The invention belongs to the technical field of biology, and discloses an acupuncture serum exosome and a preparation method and application thereof. The preparation method comprises the steps that S1, a rheumatoid arthritis model is established, specifically, a complete Freund adjuvant is injected to the sole of the right posterior foot of a rat to cause inflammation, after 24 hours, interventional electro-acupuncture treatment is conducted on the rat, the sole pain threshold of the rat is measured by using a full-automatic thermal radiation stimulator, and whether the rheumatoid arthritis model is successfully molded or not according to a pain threshold measurement result is judged; S2, serum extraction is conducted, specifically, abdominal aorta blood sample collection is conducted on the successfully molded rat, the blood sample is allowed to stand for 2 hours, centrifuging is conducted for 10 minutes in a centrifugal machine with the temperature of 4 DEG C and the speed of 2000rpm, after centrifugation, supernate is taken as serum and subpackaged in EP tubes, 500 microliters of serum is subpackaged in each EP tube, and all the EP tubes are put into a refrigerator at the temperature of -80 DEG C to be cryopreserved for use; and S3, exosome extraction is conducted, specifically, exosome is extracted from the serum extracted in the step S2 to obtain the acupuncture-like serum exosome capable of being used for treating rheumatoid arthritis.

The invention relates to an application of natural antibacterial peptide QHA in preparation of an immunologic adjuvant. The immunologic adjuvant is used for improving the immune titer of an antibody.In addition, the QHA and a Freund adjuvant have a synergistic effect when being combined for use. The invention discloses the novel application of the natural antibacterial peptide QHA. The natural antibacterial peptide QHA can be used for preparing the immunologic adjuvant for improving the immune titer of the antibody. The QHA as immunologic adjuvant for improving the immune titer of the antibody has wide application prospects in the fields of preparation of antibodies, vaccines, immunotherapy drugs, tumor vaccines or immune activators and the like.

The invention belongs to biological pharmaceutical field.

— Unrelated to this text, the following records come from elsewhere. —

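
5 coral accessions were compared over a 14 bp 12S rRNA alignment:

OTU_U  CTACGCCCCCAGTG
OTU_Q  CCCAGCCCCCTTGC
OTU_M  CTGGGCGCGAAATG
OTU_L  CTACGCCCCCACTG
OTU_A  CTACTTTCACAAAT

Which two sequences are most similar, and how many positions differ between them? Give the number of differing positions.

Pairwise Hamming distances:
  OTU_U vs OTU_Q: 7
  OTU_U vs OTU_M: 6
  OTU_U vs OTU_L: 1
  OTU_U vs OTU_A: 7
  OTU_Q vs OTU_M: 10
  OTU_Q vs OTU_L: 7
  OTU_Q vs OTU_A: 11
  OTU_M vs OTU_L: 6
  OTU_M vs OTU_A: 9
  OTU_L vs OTU_A: 7
The smallest is 1, between OTU_U and OTU_L.

1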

It relates to a contraception vaccine cross linked with the molecule adjuvant, in particular to a hCGª‰-C3d3 confluence protein contraception vaccine cross linked with the molecule adjuvant C3d3. The invention selects eucaryon to express carrier phCMV1, constructs separately of the hCGª‰-C3d3 confluence protein with six histidine purification signals and eucaryon expressed plasmid phCMV1-6His-hCGª‰-C3d3 and phCMV1-6His-hCGª‰ of the hCGª‰protein, in vitro expresses, identifies and purifies hCGª‰-C3d3 confluence protein and hCGª‰protein, applies freunds adjuvant to immune mouse in different species. It is proved that hCGª‰-C3d3 confluence protein vaccine has comparative strong anti generating potent function by detection of the antibody level, biological activity of antiserum and neutralization of the hCG and excretion level of the cell factor by the spleen cells.